Fırat Sarı bu kez de şunları söylüyor: "Ya oraları bilmiyorum hani filmi çekip diyafram hernisi demişler ... Yükselmiş bir şey olmamış yani tüp takmayı niyeyse düşünmemişler ben anlamadım. Yani orda sıkıntı bakalım hele bir hayırlısı sen şimdi kimseye bir şey
söyleme de."
582 YILA KADAR HAPİS CEZASI İSTENİYOR
47 şüphelinin yer aldığı iddianamede 19 hastane ve sağlık şirketi malen sorumlu gösteriliyor. Zanlılardan Gıyasettin Mert Özdemir hakkında 589 yıl, Fırat Sarı ve İlker Gönen hakkında ise 582 yıla kadar hapsi cezasi isteniyor.
HASTANENİN RUHSATI İPTAL EDİLDİ
Sağlık Bakanlığı, bebek acil hastalarını önceden anlaştıkları özel hastanelerin yeni doğan ünitelerine sevk edip, ölümlerine neden olan ve haksız kazanç elde eden hastanelerle ilgili yeni karar aldı.
Bakanlık, bazı bebeklerin yoğun bakım ünitesinde ölümlerine ilişkin soruşturmada adı geçen hastanelerden Çorlu'daki Özel Reyap Hastanesi'nin ruhsatını iptal etti. Karar, hastane yönetimine gece yarısı İl Sağlık Müdürlüğü ekipleri tarafından tebliğ edildi. Polis, ruhsat iptal kararıyla ilgili hastanede tutanak tuttu. Ruhsatın iptal edilmesinin ardından sabah saatlerinden itibaren hastanedeki hastalar da yakınları tarafından alınmaya başlandı.
YERLİKAYA: BU VİCDANSIZLARIN TAKİPÇİSİYİM
İçişleri Bakanı Yerlikaya düzenlediği basın toplantısında ‘’Yenidoğan Bebek Çetesi’ olarak adlandırılan suç örgütüyle ilgili 47 şüpheli hakkında 16.10.2024 tarihinde iddianame hazırlanmış ve 22’si tutuklu bulunan bu şüphelilerle ilgili yargılama süreci devam etmektedir. Haksız kazanç elde etmek için cennet kokulu bebeklerimizin hayatını hiçe sayan bu vicdansızların hak ettikleri cezayı alması için konunun takipçisi olacağım" dedi.

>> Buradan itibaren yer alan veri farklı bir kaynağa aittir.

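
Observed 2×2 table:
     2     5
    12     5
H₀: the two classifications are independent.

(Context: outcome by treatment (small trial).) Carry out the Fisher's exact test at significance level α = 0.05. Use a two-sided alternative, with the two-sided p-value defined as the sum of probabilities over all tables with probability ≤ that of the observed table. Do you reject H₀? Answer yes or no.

Margins: r₁=7, r₂=17, c₁=14, c₂=10, n=24
p_obs = C(7,2)·C(17,12)/C(24,14); sum pmf over tables with pmf ≤ p_obs
p-value (two-sided) = 0.08501
At α=0.05: p ≥ α → fail to reject H₀

reject H₀: no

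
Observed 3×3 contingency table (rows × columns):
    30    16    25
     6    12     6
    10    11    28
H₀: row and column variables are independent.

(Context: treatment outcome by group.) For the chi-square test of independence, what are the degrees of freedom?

df = (r−1)(c−1) = (3−1)·(3−1) = 4

degrees of freedom = 4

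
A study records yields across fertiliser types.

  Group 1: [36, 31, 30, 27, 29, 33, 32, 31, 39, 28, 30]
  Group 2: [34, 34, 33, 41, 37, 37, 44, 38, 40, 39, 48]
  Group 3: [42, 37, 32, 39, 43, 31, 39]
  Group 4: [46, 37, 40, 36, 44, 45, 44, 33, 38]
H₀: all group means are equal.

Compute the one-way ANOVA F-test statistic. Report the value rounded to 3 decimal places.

test statistic = 8.484

Group means [31.45, 38.64, 37.57, 40.33], grand mean 36.763
SSB = Σnᵢ(x̄ᵢ−x̄)² = 467.881; SSW = ΣΣ(x−x̄ᵢ)² = 624.987
MSB = 467.881/3 = 155.9605; MSW = 624.987/34 = 18.3820
F = MSB/MSW = 8.4844
df = (3, 34)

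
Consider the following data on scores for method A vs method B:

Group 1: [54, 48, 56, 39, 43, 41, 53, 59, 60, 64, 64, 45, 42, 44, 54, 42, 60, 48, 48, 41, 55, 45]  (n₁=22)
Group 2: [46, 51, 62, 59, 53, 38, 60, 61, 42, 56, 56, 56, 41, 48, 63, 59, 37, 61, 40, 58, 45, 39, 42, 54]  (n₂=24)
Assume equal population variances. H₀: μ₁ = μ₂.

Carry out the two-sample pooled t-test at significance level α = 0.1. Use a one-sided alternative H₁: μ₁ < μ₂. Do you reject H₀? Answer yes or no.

x̄₁=50.227, s₁=7.964, n₁=22
x̄₂=51.125, s₂=8.779, n₂=24
s_p² = [21·7.964² + 23·8.779²]/44 = 70.5566
SE = √(s_p²·(1/22+1/24)) = 2.4793
t = (50.227−51.125)/2.4793 = -0.3621
df = 44
p-value (one-sided, H₁ less) = 0.35951
At α=0.1: p ≥ α → fail to reject H₀

reject H₀: no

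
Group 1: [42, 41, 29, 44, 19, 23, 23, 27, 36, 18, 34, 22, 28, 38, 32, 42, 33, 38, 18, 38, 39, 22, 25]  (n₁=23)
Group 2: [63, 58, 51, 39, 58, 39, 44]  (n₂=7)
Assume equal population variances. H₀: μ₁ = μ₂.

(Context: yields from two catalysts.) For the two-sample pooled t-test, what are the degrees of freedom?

df = n₁ + n₂ − 2 = 23 + 7 − 2 = 28

degrees of freedom = 28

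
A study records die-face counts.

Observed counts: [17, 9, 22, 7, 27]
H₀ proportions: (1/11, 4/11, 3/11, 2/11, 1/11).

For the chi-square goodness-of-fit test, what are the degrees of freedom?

degrees of freedom = 4

df = k − 1 = 5 − 1 = 4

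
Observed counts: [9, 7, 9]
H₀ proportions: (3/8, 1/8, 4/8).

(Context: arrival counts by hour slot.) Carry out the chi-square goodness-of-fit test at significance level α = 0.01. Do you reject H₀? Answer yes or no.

n = 25; E_i = n·p_i = [9.38, 3.12, 12.50]
χ² = (9−9.38)²/9.38 + (7−3.12)²/3.12 + (9−12.50)²/12.50 = 5.8000
df = 2
p-value (upper-tail) = 0.05502
At α=0.01: p ≥ α → fail to reject H₀

reject H₀: no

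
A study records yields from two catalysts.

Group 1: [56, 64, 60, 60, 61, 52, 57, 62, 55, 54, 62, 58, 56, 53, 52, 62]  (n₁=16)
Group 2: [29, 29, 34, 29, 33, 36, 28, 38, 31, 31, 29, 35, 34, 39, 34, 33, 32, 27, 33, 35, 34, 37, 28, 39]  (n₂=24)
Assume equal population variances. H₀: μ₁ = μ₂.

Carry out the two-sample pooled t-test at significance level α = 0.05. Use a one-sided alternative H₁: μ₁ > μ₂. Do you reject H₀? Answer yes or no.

reject H₀: yes

x̄₁=57.750, s₁=3.924, n₁=16
x̄₂=32.792, s₂=3.563, n₂=24
s_p² = [15·3.924² + 23·3.563²]/38 = 13.7621
SE = √(s_p²·(1/16+1/24)) = 1.1973
t = (57.750−32.792)/1.1973 = 20.8454
df = 38
p-value (one-sided, H₁ greater) = 0.00000
At α=0.05: p < α → reject H₀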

Kamuoyunda ‘’Yenidoğan Bebek Çetesi’’ olarak adlandırılan suç örgütüyle ilgili olarak CİMER'e yapılan başvurular ve İstanbul İl Sağlık Müdürlüğünün ihbarı üzerine Büyükçekmece Cumhuriyet Başsavcılığımız koordinesinde 21 Mayıs 2023 tarihinde soruşturma başlatılmıştı.